Baromètre de la relance: faire payer une partie de la facture du Covid aux plus riches

Au-delà du principe, les partenaires de la Vivaldi n’ont l’air d’accord sur rien.
Au-delà du principe, les partenaires de la Vivaldi n’ont l’air d’accord sur rien. - BELGA.

Faire contribuer les plus riches : le projet est inscrit noir sur blanc dans le programme du nouveau gouvernement fédéral. Mais au-delà du principe (et lequel précisément ?), les partenaires de la Vivaldi n’ont l’air d’accord sur rien.

Entre une taxe sur le patrimoine mobilier, évoquée dans la foulée de la formation du gouvernement par le président du PS dans un entretien au Soir, et une taxe (revisitée) sur les comptes-titres qui aurait les faveurs des libéraux, dixit, toujours dans nos colonnes, le patron du MR, il y a assurément plus qu’un cheveu d’écart.

Pour y voir un peu plus clair, il faut revenir au texte, que les différents partis, on va le voir, soumettent à une exégèse quasi biblique.

Ainsi donc : le gouvernement fédéral « demandera une contribution équitable aux individus qui ont la plus grande capacité contributive, dans le respect de l’entrepreneuriat. Cette contribution s’inscrira dans le cadre des efforts requis dans le contexte sanitaire actuel et des besoins en soins de santé ».
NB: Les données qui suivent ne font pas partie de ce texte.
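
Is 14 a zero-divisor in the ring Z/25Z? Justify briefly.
gcd(14, 25) = 1, so 14 is a unit in Z/25Z (it has a multiplicative inverse). A unit cannot be a zero-divisor: if 14·b ≡ 0 then multiplying both sides by 14^(−1) gives b ≡ 0. So 14 is not a zero-divisor.

Final answer: NO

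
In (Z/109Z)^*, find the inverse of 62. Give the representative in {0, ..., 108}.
Apply the extended Euclidean algorithm to (109, 62), tracking rows (r, s, t) with s·109 + t·62 = r. Each division r_prev = q·r_cur + r_new produces the new row as (previous row) − q·(current row):
  row A: (109, 1, 0)   [1·109 + 0·62 = 109]
  row B: (62, 0, 1)   [0·109 + 1·62 = 62]
  109 = 1·62 + 47   → row C = row A − 1·row B = (47, 1, −1)   [check: 1·109 − 1·62 = 47]
  62 = 1·47 + 15   → row D = row B − 1·row C = (15, −1, 2)   [check: −1·109 + 2·62 = 15]
  47 = 3·15 + 2   → row E = row C − 3·row D = (2, 4, −7)   [check: 4·109 − 7·62 = 2]
  15 = 7·2 + 1   → row F = row D − 7·row E = (1, −29, 51)   [check: −29·109 + 51·62 = 1]
  2 = 2·1 + 0   → remainder 0, stop. gcd = 1 (last nonzero row F).
The gcd is 1, so 62 is invertible mod 109. The last nonzero row gives −29·109 + 51·62 = 1, so t = 51. So 62^(−1) ≡ 51 (mod 109). Verify: 62 · 51 = 3162 ≡ 1 (mod 109). ✓

Final answer: 62^(−1) ≡ 51 (mod 109)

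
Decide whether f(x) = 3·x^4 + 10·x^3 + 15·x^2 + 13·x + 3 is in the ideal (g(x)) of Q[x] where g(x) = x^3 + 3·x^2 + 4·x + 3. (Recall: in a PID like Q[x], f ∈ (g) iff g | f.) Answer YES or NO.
YES

In Q[x] the ideal (g) consists of all multiples of g, so f ∈ (g) iff g | f, i.e. iff the remainder of f on division by g is 0. Divide f by g (g is monic, so eliminate the leading term of the running remainder at each step):
  leading term 3·x^4: subtract (3·x)·g(x) = 3·x^4 + 9·x^3 + 12·x^2 + 9·x, leaving x^3 + 3·x^2 + 4·x + 3
  leading term x^3: subtract (1)·g(x) = x^3 + 3·x^2 + 4·x + 3, leaving 0
The remainder is 0, so f(x) = g(x) · h(x) with h(x) = 3·x + 1. Hence g | f, i.e. f ∈ (g).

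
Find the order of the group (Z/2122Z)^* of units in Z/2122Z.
|(Z/2122Z)^*| = 1060

(Z/2122Z)^* consists of the classes a with gcd(a, 2122) = 1, so its order is φ(2122). φ is multiplicative, with φ(p^e) = p^e − p^(e−1). Factorise 2122 = 2 · 1061. Then
  φ(2122) = (2 − 1) · (1061 − 1) = 1 · 1060 = 1060.
Thus |(Z/2122Z)^*| = 1060.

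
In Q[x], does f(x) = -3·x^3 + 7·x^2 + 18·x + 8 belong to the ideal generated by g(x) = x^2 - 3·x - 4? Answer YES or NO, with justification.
YES

In Q[x] the ideal (g) consists of all multiples of g, so f ∈ (g) iff g | f, i.e. iff the remainder of f on division by g is 0. Divide f by g (g is monic, so eliminate the leading term of the running remainder at each step):
  leading term -3·x^3: subtract (-3·x)·g(x) = -3·x^3 + 9·x^2 + 12·x, leaving -2·x^2 + 6·x + 8
  leading term -2·x^2: subtract (-2)·g(x) = -2·x^2 + 6·x + 8, leaving 0
The remainder is 0, so f(x) = g(x) · h(x) with h(x) = -3·x - 2. Hence g | f, i.e. f ∈ (g).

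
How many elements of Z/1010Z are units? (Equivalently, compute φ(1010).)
Z/1010Z has φ(1010) = 400 units

An element a ∈ Z/1010Z is a unit iff gcd(a, 1010) = 1, so the number of units is φ(1010). φ is multiplicative, with φ(p^e) = p^e − p^(e−1). Factorise 1010 = 2 · 5 · 101. Then
  φ(1010) = (2 − 1) · (5 − 1) · (101 − 1) = 1 · 4 · 100 = 400.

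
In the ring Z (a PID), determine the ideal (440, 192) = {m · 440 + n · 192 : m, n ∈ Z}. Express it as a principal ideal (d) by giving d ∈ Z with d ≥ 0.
(440, 192) = (8); d = 8

In the PID Z, (a, b) is generated by gcd(a, b). Compute gcd(440, 192) with the extended Euclidean algorithm, tracking rows (r, s, t) with s·440 + t·192 = r:
  row A: (440, 1, 0)   [1·440 + 0·192 = 440]
  row B: (192, 0, 1)   [0·440 + 1·192 = 192]
  440 = 2·192 + 56   → row C = row A − 2·row B = (56, 1, −2)   [check: 1·440 − 2·192 = 56]
  192 = 3·56 + 24   → row D = row B − 3·row C = (24, −3, 7)   [check: −3·440 + 7·192 = 24]
  56 = 2·24 + 8   → row E = row C − 2·row D = (8, 7, −16)   [check: 7·440 − 16·192 = 8]
  24 = 3·8 + 0   → remainder 0, stop. gcd = 8 (last nonzero row E).
So gcd(440, 192) = 8, with Bézout identity 7·440 − 16·192 = 8. Containment (⊇): the Bézout identity exhibits 8 as an element of (440, 192), giving (8) ⊆ (440, 192). Containment (⊆): since 8 | 440 and 8 | 192 (440 = 8·55, 192 = 8·24), every Z-linear combination of 440 and 192 is divisible by 8, so (440, 192) ⊆ (8). Therefore (440, 192) = (8), d = 8.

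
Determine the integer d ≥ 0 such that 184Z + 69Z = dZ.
(184, 69) = (23); d = 23

In the PID Z, (a, b) is generated by gcd(a, b). Compute gcd(184, 69) with the extended Euclidean algorithm, tracking rows (r, s, t) with s·184 + t·69 = r:
  row A: (184, 1, 0)   [1·184 + 0·69 = 184]
  row B: (69, 0, 1)   [0·184 + 1·69 = 69]
  184 = 2·69 + 46   → row C = row A − 2·row B = (46, 1, −2)   [check: 1·184 − 2·69 = 46]
  69 = 1·46 + 23   → row D = row B − 1·row C = (23, −1, 3)   [check: −1·184 + 3·69 = 23]
  46 = 2·23 + 0   → remainder 0, stop. gcd = 23 (last nonzero row D).
So gcd(184, 69) = 23, with Bézout identity −1·184 + 3·69 = 23. Containment (⊇): the Bézout identity exhibits 23 as an element of (184, 69), giving (23) ⊆ (184, 69). Containment (⊆): since 23 | 184 and 23 | 69 (184 = 23·8, 69 = 23·3), every Z-linear combination of 184 and 69 is divisible by 23, so (184, 69) ⊆ (23). Therefore (184, 69) = (23), d = 23.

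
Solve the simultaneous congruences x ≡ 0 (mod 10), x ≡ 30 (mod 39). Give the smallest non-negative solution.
The moduli 10, 39 are pairwise coprime, so by the CRT there is a unique solution mod 10·39 = 390.
Solve by successive substitution. Start with x ≡ 0 (mod 10).
  Combine with x ≡ 30 (mod 39): write x = 10·t and require 10·t ≡ 30 (mod 39). Since 10^(−1) ≡ 4 (mod 39), t ≡ 4·30 ≡ 3 (mod 39). So x ≡ 10·3 = 30 (mod 390).
Unique solution in [0, 390): x = 30.

Final answer: x ≡ 30 (mod 390); the representative in [0, 390) is 30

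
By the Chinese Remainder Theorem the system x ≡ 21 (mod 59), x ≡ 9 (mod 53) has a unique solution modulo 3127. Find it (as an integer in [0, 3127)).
The moduli 59, 53 are pairwise coprime, so by the CRT there is a unique solution mod 59·53 = 3127.
Solve by successive substitution. Start with x ≡ 21 (mod 59).
  Combine with x ≡ 9 (mod 53): write x = 21 + 59·t and require 21 + 59·t ≡ 9 (mod 53), i.e. 59·t ≡ 9 − 21 ≡ 41 (mod 53). Since 59^(−1) ≡ 9 (mod 53) (59 ≡ 6 (mod 53)), t ≡ 9·41 ≡ 51 (mod 53). So x ≡ 21 + 59·51 = 3030 (mod 3127).
Unique solution in [0, 3127): x = 3030.

Final answer: x ≡ 3030 (mod 3127); the representative in [0, 3127) is 3030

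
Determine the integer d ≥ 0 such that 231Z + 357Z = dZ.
(231, 357) = (21); d = 21

In the PID Z, (a, b) is generated by gcd(a, b). Compute gcd(357, 231) with the extended Euclidean algorithm, tracking rows (r, s, t) with s·357 + t·231 = r:
  row A: (357, 1, 0)   [1·357 + 0·231 = 357]
  row B: (231, 0, 1)   [0·357 + 1·231 = 231]
  357 = 1·231 + 126   → row C = row A − 1·row B = (126, 1, −1)   [check: 1·357 − 1·231 = 126]
  231 = 1·126 + 105   → row D = row B − 1·row C = (105, −1, 2)   [check: −1·357 + 2·231 = 105]
  126 = 1·105 + 21   → row E = row C − 1·row D = (21, 2, −3)   [check: 2·357 − 3·231 = 21]
  105 = 5·21 + 0   → remainder 0, stop. gcd = 21 (last nonzero row E).
So gcd(231, 357) = 21, with Bézout identity 2·357 − 3·231 = 21. Containment (⊇): the Bézout identity exhibits 21 as an element of (231, 357), giving (21) ⊆ (231, 357). Containment (⊆): since 21 | 231 and 21 | 357 (231 = 21·11, 357 = 21·17), every Z-linear combination of 231 and 357 is divisible by 21, so (231, 357) ⊆ (21). Therefore (231, 357) = (21), d = 21.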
Quatre questions – au moins – se posent. Un : s’agira-t-il d’une mesure récurrente ou… « one shot » ? On peut se poser la question dans la mesure où il est prévu que cette « contribution » s’inscrive « dans le cadre du contexte sanitaire actuel ». Si le PS jure que ce sera structurel, certains, du côté du MR, évoquent une mesure non récurrente. C’est un premier sujet de désaccord. Et ce n’est pas le seul…

Un nouvel impôt ?

Deux : de quoi parle-t-on ? D’une « contribution ». Ce qui voudrait dire que ce ne serait pas un impôt ? Voilà qui permettrait à la Vivaldi de tenir sa promesse qu’« aucune taxe nouvelle » ne sera introduite – encore que cette promesse paraisse toute relative, puisque la note précise : « Sauf dans le cadre des discussions budgétaires. »

Mais voilà : échapper à la qualification d’impôt sera difficile, du point de vue juridique, explique Marc Bourgeois, professeur de fiscalité à l’ULiège.